Note that no matter how good your subject line is, though, you’ll want to make sure your members read even that part of your campaign: consult our Knowledge Base article on preventing your emails from being flagged as junk or spam.
That being said, assuming that your emails are reaching your members’ inboxes, there is a lot that can be done to make sure your members are likelier to open them. Here are a few principles of writing effective email subject lines.
Tailor It to Your Audience
Be careful and deliberate about who you send your email campaigns. Sending everyone the same campaign isn’t always a good idea: you might want to consider what you’d send a relatively disengaged member instead of ones who are active, and members who were active but have since lapsed might require a different approach entirely! How far you take this is up to you, but it’s never a bad idea to take a closer look at your audience and decide whether they’ll all react to the same content. Also, try not to send members information that is irrelevant to them, if you can help it: most people tend to appreciate personalized content, but generic content is better than sending material for a group the recipient doesn’t belong to.
Be Brief and Efficient
More to the point: be concise. You may be competing with a long list of new emails in any given inbox, and you want to make your message as convenient and effortless as possible. Effective email subject lines can’t overstay their welcome: they should be long enough to get a point across, and no longer.
Use a Call to Action
An effective subject line often pleads to the reader to take some kind of action, whether it’s to read something, sign up for something, attend something or buy something. Framing your subject in the form of a suggestion to the reader (“Act now!”) is a way to call upon the reader’s emotions, their initiative, or just their sense of curiosity.

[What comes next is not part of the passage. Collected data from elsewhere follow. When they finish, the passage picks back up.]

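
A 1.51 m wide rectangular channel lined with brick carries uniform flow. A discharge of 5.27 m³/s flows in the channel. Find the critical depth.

For a rectangular channel, critical depth y_c = (q²/g)^(1/3) where q = Q/b = 5.27/1.51 = 3.49 m²/s.
So y_c = (3.49²/9.81)^(1/3) = 1.07 m.

y_c = 1.07 m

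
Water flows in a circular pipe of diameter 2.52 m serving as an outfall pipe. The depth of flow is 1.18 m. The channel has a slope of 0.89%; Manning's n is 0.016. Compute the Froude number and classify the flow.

For a circular section of diameter D = 2.52 m at depth y = 1.18 m, the central angle is θ = 2 arccos(1 − 2y/D) = 3.015 rad. Then A = (D²/8)(θ − sin θ) = 2.292 m² and P = Dθ/2 = 3.798 m.
Hydraulic radius R = A/P = 2.292/3.798 = 0.6035 m.
V = (1/n) R^(2/3) √S = (1/0.016) × 0.6035^(2/3) × √0.0089 = 4.211 m/s. Hydraulic depth D_h = A/T = 2.292/2.515 = 0.9115 m.
Froude number Fr = V/√(g·D_h) = 4.211/√(9.81×0.9115) = 1.41, which is greater than 1, so the flow is supercritical.

supercritical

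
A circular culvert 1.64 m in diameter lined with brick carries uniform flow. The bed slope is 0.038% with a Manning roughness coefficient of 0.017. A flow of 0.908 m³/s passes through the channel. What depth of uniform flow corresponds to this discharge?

Manning's equation rearranged: A R^(2/3) = nQ / (1·√S) = 0.017 × 0.908 / (√0.00038) = 0.7919.
At y = 0.817 m: A R^(2/3) = 0.5793 — short.
At y = 1.1 m: A R^(2/3) = 0.9216 — over.
At y = 0.991 m: A R^(2/3) = 0.7918 — matches.

y_n = 0.991 m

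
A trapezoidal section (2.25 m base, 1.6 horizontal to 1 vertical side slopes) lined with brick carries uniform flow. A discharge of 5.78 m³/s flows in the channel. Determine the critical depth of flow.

y_c = 0.731 m

At critical depth, Q² T / (g A³) = 1, i.e. A³/T = Q²/g = 5.78²/9.81 = 3.406.
Trying y = 0.57 m: A³/T = 1.437 — short.
Trying y = 0.85 m: A³/T = 5.813 — over.
Trying y = 0.731 m: A³/T = 3.404 — matches.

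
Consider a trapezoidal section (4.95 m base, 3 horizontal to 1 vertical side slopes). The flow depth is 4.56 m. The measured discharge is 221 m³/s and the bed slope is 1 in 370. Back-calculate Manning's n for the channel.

n = 0.0369

With bottom width b = 4.95 m and side slope z = 3: A = (b + zy)y = (4.95 + 3×4.56)×4.56 = 84.95 m²; P = b + 2y√(1+z²) = 4.95 + 2×4.56×3.162 = 33.79 m.
Hydraulic radius R = A/P = 84.95/33.79 = 2.514 m.
Rearranging Manning's equation: n = (1/Q) A R^(2/3) S^(1/2) = (1/221) × 84.95 × 2.514^(2/3) × √0.002703 = 0.0369.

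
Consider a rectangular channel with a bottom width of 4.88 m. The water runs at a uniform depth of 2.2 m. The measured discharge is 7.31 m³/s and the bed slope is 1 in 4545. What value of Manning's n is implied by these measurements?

Flow area A = b·y = 4.88 × 2.2 = 10.74 m². Wetted perimeter P = b + 2y = 4.88 + 2×2.2 = 9.28 m.
Hydraulic radius R = A/P = 10.74/9.28 = 1.157 m.
Rearranging Manning's equation: n = (1/Q) A R^(2/3) S^(1/2) = (1/7.31) × 10.74 × 1.157^(2/3) × √0.00022 = 0.024.

n = 0.024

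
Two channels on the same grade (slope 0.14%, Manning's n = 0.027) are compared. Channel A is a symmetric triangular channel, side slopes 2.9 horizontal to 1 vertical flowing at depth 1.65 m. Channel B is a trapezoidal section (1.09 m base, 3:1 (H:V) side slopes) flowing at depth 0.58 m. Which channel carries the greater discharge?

channel A

Channel A: For a triangular section with side slope z = 2.9: A = zy² = 2.9×1.65² = 7.895 m²; P = 2y√(1+z²) = 2×1.65×3.068 = 10.12 m. Hydraulic radius R = A/P = 7.895/10.12 = 0.7799 m. Q_A = (1/0.027)·7.895·0.7799^(2/3)·√0.0014 = 9.271 m³/s.
Channel B: With bottom width b = 1.09 m and side slope z = 3: A = (b + zy)y = (1.09 + 3×0.58)×0.58 = 1.641 m²; P = b + 2y√(1+z²) = 1.09 + 2×0.58×3.162 = 4.758 m. Hydraulic radius R = A/P = 1.641/4.758 = 0.345 m. Q_B = (1/0.027)·1.641·0.345^(2/3)·√0.0014 = 1.119 m³/s.
Q_A = 9.271 m³/s vs Q_B = 1.119 m³/s, so channel A carries more.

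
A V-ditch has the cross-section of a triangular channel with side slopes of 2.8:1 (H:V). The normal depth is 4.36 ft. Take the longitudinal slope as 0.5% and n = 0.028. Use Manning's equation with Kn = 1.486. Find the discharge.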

Don’t overload your reader, though: keep it to a single call to action. Don’t spread the reader’s focus out too thinly: you’ve likely only got a few seconds to grab the reader’s attention, and giving them too much to think about in those few seconds isn’t good for keeping them interested.
Asking a question is another way to make a call to action. The reader might not know the answer but believe that it’s useful, or the question might provoke a strong emotion in the reader — inspiration, outrage, or curiosity, to name a few. Either way, it calls on the reader to react, and that might be enough to get them invested in the content.
Convey Urgency
Giving the reader a sense of something that can or should be done now is a great way to get them interested in the contents. A limited-time offer, an event whose seats are rapidly running out, a piece of information that will be useful soon — all of these situations will motivate a curious reader to investigate the email as soon as possible to determine whether they should take advantage of what they’ve learned. If a member stands to gain by replying sooner rather than later, make it clear and they’ll likely take interest.
If there’s a specific deadline involved, or you’re down to a certain number of tickets left for an event, including those specifics in the subject line can be compelling information!
Using these principles will help improve the odds that your members don’t just read your subject lines but react to them. Getting them to read your emails is the first step in keeping them engaged, so always think carefully about your subject lines.